Re: transforming single-threaded allocators... - Page 3

Chris_M__Thomasson · ‎10-07-2008

My name is Chris M. Thomasson and I have developed a non-blocking algorithm that allows one to transform an inherently single-threaded memory allocator into a scaleable multi-threaded allocator. This invention allows a programmer to just create an allocator algorithm without worrying about any multi-threading issues. Once your done with your single-threaded allocator, well, when you apply my non-blocking algorithm, and PRESTO! Its now a scaleable multi-threaded allocator! Is that cool or what?

Okay, here is an initial proof of concept, I have transformed the Windows Heap object created with the HEAP_NO_SERIALIZE flag. This flag disables the internal lock used by the heap, which makes it a heck of a lot more efficient. However, since the heap is no longer serialized, one cannot use it in a multi-threaded application as a general allocator; until now... The algorithm I created is fairly simple; basically, it goes like this:
___________________________________________________________________________
I create thread local user allocator in every thread.

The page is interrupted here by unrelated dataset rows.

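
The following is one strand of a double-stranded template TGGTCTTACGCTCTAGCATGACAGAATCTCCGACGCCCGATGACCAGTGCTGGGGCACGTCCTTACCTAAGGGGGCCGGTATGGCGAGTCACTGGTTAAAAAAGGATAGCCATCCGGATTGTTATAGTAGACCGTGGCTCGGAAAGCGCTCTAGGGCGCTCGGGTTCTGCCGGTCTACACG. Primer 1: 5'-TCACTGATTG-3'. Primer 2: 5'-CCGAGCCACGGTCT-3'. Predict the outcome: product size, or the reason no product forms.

No product — primer 1 has no binding site in the template.

Primer 1 (TCACTGATTG) does not match the top strand, and its reverse complement CAATCAGTGA does not match either.
With no annealing site for primer 1, no amplification occurs.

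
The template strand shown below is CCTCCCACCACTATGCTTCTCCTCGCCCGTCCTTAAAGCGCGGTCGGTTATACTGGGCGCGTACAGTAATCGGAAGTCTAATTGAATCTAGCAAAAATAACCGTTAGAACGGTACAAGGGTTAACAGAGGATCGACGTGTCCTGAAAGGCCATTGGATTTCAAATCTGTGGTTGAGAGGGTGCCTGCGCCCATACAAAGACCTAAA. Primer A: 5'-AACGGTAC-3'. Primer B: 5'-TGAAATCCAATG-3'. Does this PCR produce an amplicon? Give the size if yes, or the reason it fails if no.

Primer A (AACGGTAC) matches the top strand at positions 108–115; it acts as a forward primer.
Primer B's reverse complement is CATTGGATTTCA, matching the top strand at positions 151–162; it acts as a reverse primer.
The 3' ends face each other across positions 108–162, giving a 55 bp product.

Yes — a 55 bp product.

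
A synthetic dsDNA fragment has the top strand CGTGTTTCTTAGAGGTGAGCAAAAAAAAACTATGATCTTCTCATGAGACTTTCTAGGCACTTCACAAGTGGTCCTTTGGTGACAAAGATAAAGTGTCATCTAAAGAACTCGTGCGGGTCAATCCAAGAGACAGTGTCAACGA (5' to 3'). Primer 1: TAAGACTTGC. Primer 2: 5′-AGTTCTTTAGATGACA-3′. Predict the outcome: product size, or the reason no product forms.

Primer 1 (TAAGACTTGC) does not match the top strand, and its reverse complement GCAAGTCTTA does not match either.
With no annealing site for primer 1, no amplification occurs.

No product — primer 1 has no binding site in the template.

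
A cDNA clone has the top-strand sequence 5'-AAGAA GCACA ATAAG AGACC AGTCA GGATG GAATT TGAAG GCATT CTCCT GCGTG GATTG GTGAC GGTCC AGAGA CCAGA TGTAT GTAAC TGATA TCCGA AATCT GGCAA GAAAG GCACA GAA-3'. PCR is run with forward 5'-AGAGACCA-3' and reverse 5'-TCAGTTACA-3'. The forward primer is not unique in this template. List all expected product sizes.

80 bp, 23 bp

The forward primer AGAGACCA matches the top strand at positions 14–21, 71–78.
The reverse primer's reverse complement is TGTAACTGA, matching at positions 85–93.
Each forward site pairs with the reverse site to give a product ending at position 93: sizes 80, 23 bp.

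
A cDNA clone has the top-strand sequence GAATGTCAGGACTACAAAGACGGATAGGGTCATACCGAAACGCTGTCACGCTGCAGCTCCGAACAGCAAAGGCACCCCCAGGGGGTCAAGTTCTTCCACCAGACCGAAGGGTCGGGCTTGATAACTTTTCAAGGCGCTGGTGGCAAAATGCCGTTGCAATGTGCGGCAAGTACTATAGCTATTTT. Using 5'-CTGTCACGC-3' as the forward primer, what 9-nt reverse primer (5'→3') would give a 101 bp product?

The forward primer binds at positions 43–51, so a 101 bp product ends at position 43 + 101 − 1 = 143.
The reverse primer anneals to the top strand over positions 135–143, i.e. to CGCTGGTGG.
Its sequence written 5'→3' is the reverse complement: CCACCAGCG.

5'-CCACCAGCG-3'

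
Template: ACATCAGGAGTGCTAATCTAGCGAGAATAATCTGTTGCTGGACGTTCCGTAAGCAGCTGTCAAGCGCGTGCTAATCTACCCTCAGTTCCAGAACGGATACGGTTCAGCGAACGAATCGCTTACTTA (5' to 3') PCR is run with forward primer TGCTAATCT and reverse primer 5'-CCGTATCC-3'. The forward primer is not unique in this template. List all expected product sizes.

92 bp, 34 bp

The forward primer TGCTAATCT matches the top strand at positions 11–19, 69–77.
The reverse primer's reverse complement is GGATACGG, matching at positions 95–102.
Each forward site pairs with the reverse site to give a product ending at position 102: sizes 92, 34 bp.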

Alloc request is forwarded to this thread-local user allocator directly.

If free request goes from thread that allocate block, then free request is forwarded to this thread-local user allocator.

If free request goes from another thread, then you accumulate this block in per-thread stack-based freelist.

Blocks from this freelist are actually freed in batches when thread allocates/deallocates another block.
___________________________________________________________________________

I mentioned this algorithm a while back:

http://groups.google.com/group/comp.programming.threads/browse_frm/thread/eb87f9cb2cb62d84

Well, I have released a pre-alpha version of it which demonstrates how to transform the Windows Heap object under GPL license; the example source-code can be found here:

http://webpages.charter.net/appcore/vzoom/malloc/vzmalloc_win_v000_c.html

Can you please run the test as-is, which uses stock malloc impl, and record the output... Then uncomment the following line:

#define USE_MEM_ALLOC

which engages my algorithm; run the test again; and post the differences in timings between the two. I think you will be fairly surprised at the performance enhancement. The lock in the Windows Heap object that `malloc' is based on severely damages its scalability when used in a multi-threaded environment. When `USE_MEM_ALLOC' is defined, ALL of the locking is removed and the heaps are created on a per-thread basis. This distribution and clever support algorithm I invented allows for the Windows Heap to scale quite nicely indeed.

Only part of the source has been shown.